Речь Пастернака на Пушкинском пленуме (на заключительном заседании, вечером 26 февраля) гораздо более осмотрительна, чем выступление на дискуссии о формализме.
«Очень прискорбно, товарищи, что по моим 3—4 оплошностям, я готов их признать,— и по двум-трем обмолвкам на прениях, я должен ломиться в открытую дверь и выступать в прениях. (…) Я должен сказать, что раз уж случилась такая вещь, что человек в каком-то смысле слова поскользнулся, вызвал неправильное понимание, то это может затянуться. И это меня не отпугивает. Искусство преодолевало и не такие трудности. Важно, чтобы у самого художника не было разлада со своим делом… Теперь о частностях. Товарищи, вот этот флер недоумения, какой-то нависший туман, идиотский туман, потому что это не тема для меня, а тем и мучительнее для меня, что это не тема, объясняется тем, что когда появилась книга Андре Жида, меня кто-то спросил — каково мое отношение. Должен сказать, что я этой книги не читал и ее не знаю. Когда прочел об этом в «Правде», у меня было омерзение, не только то общее, которое вы испытывали, но кроме того житейское, свое собственное омерзение.

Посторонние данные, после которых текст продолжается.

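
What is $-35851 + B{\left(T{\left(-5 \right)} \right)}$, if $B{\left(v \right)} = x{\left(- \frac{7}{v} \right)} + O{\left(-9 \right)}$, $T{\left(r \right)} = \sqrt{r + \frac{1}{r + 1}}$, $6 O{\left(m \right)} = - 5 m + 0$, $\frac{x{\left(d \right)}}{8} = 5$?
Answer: $- \frac{71607}{2} \approx -35804.0$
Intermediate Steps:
$x{\left(d \right)} = 40$ ($x{\left(d \right)} = 8 \cdot 5 = 40$)
$O{\left(m \right)} = - \frac{5 m}{6}$ ($O{\left(m \right)} = \frac{- 5 m + 0}{6} = \frac{\left(-5\right) m}{6} = - \frac{5 m}{6}$)
$T{\left(r \right)} = \sqrt{r + \frac{1}{1 + r}}$
$B{\left(v \right)} = \frac{95}{2}$ ($B{\left(v \right)} = 40 - - \frac{15}{2} = 40 + \frac{15}{2} = \frac{95}{2}$)
$-35851 + B{\left(T{\left(-5 \right)} \right)} = -35851 + \frac{95}{2} = - \frac{71607}{2}$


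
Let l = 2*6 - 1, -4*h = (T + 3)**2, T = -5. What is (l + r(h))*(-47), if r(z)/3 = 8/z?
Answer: 611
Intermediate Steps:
h = -1 (h = -(-5 + 3)**2/4 = -1/4*(-2)**2 = -1/4*4 = -1)
r(z) = 24/z (r(z) = 3*(8/z) = 24/z)
l = 11 (l = 12 - 1 = 11)
(l + r(h))*(-47) = (11 + 24/(-1))*(-47) = (11 + 24*(-1))*(-47) = (11 - 24)*(-47) = -13*(-47) = 611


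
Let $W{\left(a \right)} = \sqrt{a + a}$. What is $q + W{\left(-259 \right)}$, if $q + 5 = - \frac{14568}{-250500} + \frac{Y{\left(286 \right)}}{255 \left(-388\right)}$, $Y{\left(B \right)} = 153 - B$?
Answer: $- \frac{2040794593}{413074500} + i \sqrt{518} \approx -4.9405 + 22.76 i$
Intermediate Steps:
$W{\left(a \right)} = \sqrt{2} \sqrt{a}$ ($W{\left(a \right)} = \sqrt{2 a} = \sqrt{2} \sqrt{a}$)
$q = - \frac{2040794593}{413074500}$ ($q = -5 + \left(- \frac{14568}{-250500} + \frac{153 - 286}{255 \left(-388\right)}\right) = -5 + \left(\left(-14568\right) \left(- \frac{1}{250500}\right) + \frac{153 - 286}{-98940}\right) = -5 + \left(\frac{1214}{20875} - - \frac{133}{98940}\right) = -5 + \left(\frac{1214}{20875} + \frac{133}{98940}\right) = -5 + \frac{24577907}{413074500} = - \frac{2040794593}{413074500} \approx -4.9405$)
$q + W{\left(-259 \right)} = - \frac{2040794593}{413074500} + \sqrt{2} \sqrt{-259} = - \frac{2040794593}{413074500} + \sqrt{2} i \sqrt{259} = - \frac{2040794593}{413074500} + i \sqrt{518}$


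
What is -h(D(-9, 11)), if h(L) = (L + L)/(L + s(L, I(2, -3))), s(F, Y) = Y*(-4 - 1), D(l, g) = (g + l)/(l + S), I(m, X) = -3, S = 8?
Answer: 4/13 ≈ 0.30769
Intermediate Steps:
D(l, g) = (g + l)/(8 + l) (D(l, g) = (g + l)/(l + 8) = (g + l)/(8 + l))
s(F, Y) = -5*Y (s(F, Y) = Y*(-5) = -5*Y)
h(L) = 2*L/(15 + L) (h(L) = (L + L)/(L - 5*(-3)) = (2*L)/(L + 15) = (2*L)/(15 + L) = 2*L/(15 + L))
-h(D(-9, 11)) = -2*(11 - 9)/(8 - 9)/(15 + (11 - 9)/(8 - 9)) = -2*2/(-1)/(15 + 2/(-1)) = -2*(-1*2)/(15 - 1*2) = -2*(-2)/(15 - 2) = -2*(-2)/13 = -1*(-4/13) = 4/13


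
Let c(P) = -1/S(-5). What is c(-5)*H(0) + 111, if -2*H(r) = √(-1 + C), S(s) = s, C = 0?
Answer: 111 - I/10 ≈ 111.0 - 0.1*I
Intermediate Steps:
c(P) = ⅕ (c(P) = -1/(-5) = -1*(-⅕) = ⅕)
H(r) = -I/2 (H(r) = -√(-1 + 0)/2 = -I/2)
c(-5)*H(0) + 111 = (-I/2)/5 + 111 = -I/10 + 111 = 111 - I/10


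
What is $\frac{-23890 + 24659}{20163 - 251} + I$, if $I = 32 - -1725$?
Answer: $\frac{34986153}{19912} \approx 1757.0$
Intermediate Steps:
$I = 1757$ ($I = 32 + 1725 = 1757$)
$\frac{-23890 + 24659}{20163 - 251} + I = \frac{-23890 + 24659}{20163 - 251} + 1757 = \frac{769}{19912} + 1757 = \frac{34986153}{19912}$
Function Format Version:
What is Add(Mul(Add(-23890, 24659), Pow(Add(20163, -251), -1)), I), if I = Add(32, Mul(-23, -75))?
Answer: Rational(34986153, 19912) ≈ 1757.0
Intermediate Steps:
I = 1757 (I = Add(32, 1725) = 1757)
Add(Mul(Add(-23890, 24659), Pow(Add(20163, -251), -1)), I) = Add(Mul(Add(-23890, 24659), Pow(Add(20163, -251), -1)), 1757) = Add(Mul(769, Pow(19912, -1)), 1757) = Add(Mul(769, Rational(1, 19912)), 1757) = Add(Rational(769, 19912), 1757) = Rational(34986153, 19912)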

Я подумал: он со мной говорил, и говорил не просто, он как-то меня мерил — достаточно я кукла или нет, и, по-видимому, он меня счел за куклу. (…) Что вам сказать о моем отношении? Это все ужасно. Я не знаю, зачем Андре Жиду было нужно каждому из нас смотреть в горло, щупать печенку и т.д. Он не только оклеветал нас, но он усложнил наши товарищеские отношения. Иногда просто человек скажет — я отмежевываюсь. Я не говорю этого слова, потому что не думаю, чтобы моя межа была настолько велика, чтобы отмежевывание могло вас интересовать. (Любимый прием — унижение паче гордости.— Д.Б.) Но все-таки я отмежевываюсь».